= Cyanophycin =

Two subunits of cyanophycin with alternating directionality.

Cyanophycin, also known as CGP (cyanophycin granule polypeptide) or multi-L-arginyl-poly (L-aspartic acid), is a non-protein, non-ribosomally produced amino acid polymer composed of an aspartic acid backbone and arginine side groups.

Cyanophycin was first detected in 1887 by the Italian botanist Antonino Borzì and can be found in most cyanobacteria and a few heterotrophic bacteria such as Acinetobacter sp.

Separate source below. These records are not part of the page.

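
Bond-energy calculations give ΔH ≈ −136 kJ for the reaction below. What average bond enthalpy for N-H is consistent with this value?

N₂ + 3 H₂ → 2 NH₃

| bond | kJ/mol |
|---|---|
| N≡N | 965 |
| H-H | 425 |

D(N-H) ≈ 396 kJ/mol

Let D be the N-H bond energy.
Σ(broken) = 3×425 + 1×965 = 2240
Σ(formed) = 6×D = 6D
ΔH = Σ(broken) − Σ(formed) = (2240) − (6D) = +2240 − 6D
Setting this equal to −136 kJ gives 6D = 2376, so D = 396 kJ/mol.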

Cyanophycin is largely insoluble under physiological conditions and is accumulated in the form of granules in the cytoplasm during phosphate or sulfur starvation, generally in the early and mid-stationary phase. It is used as a nitrogen- and possibly carbon-storage compound and also serves as a dynamic buffer for fixed nitrogen in cyanobacterial heterocysts. Nitrogen and carbon are mobilized from cyanophycin by intracellular cyanophycinase in the form of aspartate-arginine dipeptides.

Cyanophycin is synthesized from arginine and aspartate in an ATP-dependent reaction catalyzed by a single enzyme, cyanophycin synthetase. Cyanophycin is of potential interest to biotechnology as a source of polyaspartic acid. Due to its unusual polyamphoteric character, cyanophycin is soluble in water under acidic (0.1 M HCl) and alkaline conditions. Heterologous expression of cyanophycin synthetase allows production of cyanophycin in a number of biotechnologically relevant bacteria such as Escherichia coli and Corynebacterium glutamicum.

Since insoluble forms of CGP are easily purified, most studies have overlooked the synthesis of CGP that is soluble at a neutral pH. To compare the two, insoluble CGP can be solubilized by only weak acids while soluble CGP can be separated with the process of precipitation by using acetone or ethanol. In 2014, an experiment by Steinbüchel and Wiefel determined that the amount of lysine residue can regulate the solubility of cyanophycin, with higher levels of lysine negatively correlating to the temperature needed to make the polymer soluble with aqueous solvents. It was concluded that insoluble and soluble CGP are not distinct polymers, since they originate from the same polymer mixture, but are instead classified as mixes of cyanophycin mixtures with varying concentrations of lysine residues.

The ability of lysine to partially replace the arginine side chain encouraged research of CGP variants with amino acids such as ornithine and citrulline. Lysine, ornithine and citrulline all have an affinity for cyanophycin synthase (L-aspartate-adding) enzyme CphA. Wiefel, Bröker and Steinbüchel conducted an experiment demonstrating that citrulline-rich cyanophycin can be produced through the introduction of a citrulline-producing strain. It was also determined that insoluble CGP only exhibited minuscule concentrations of citrulline while soluble CGP was able to produce a high concentration of citrulline. This trend is also similar for ornithine.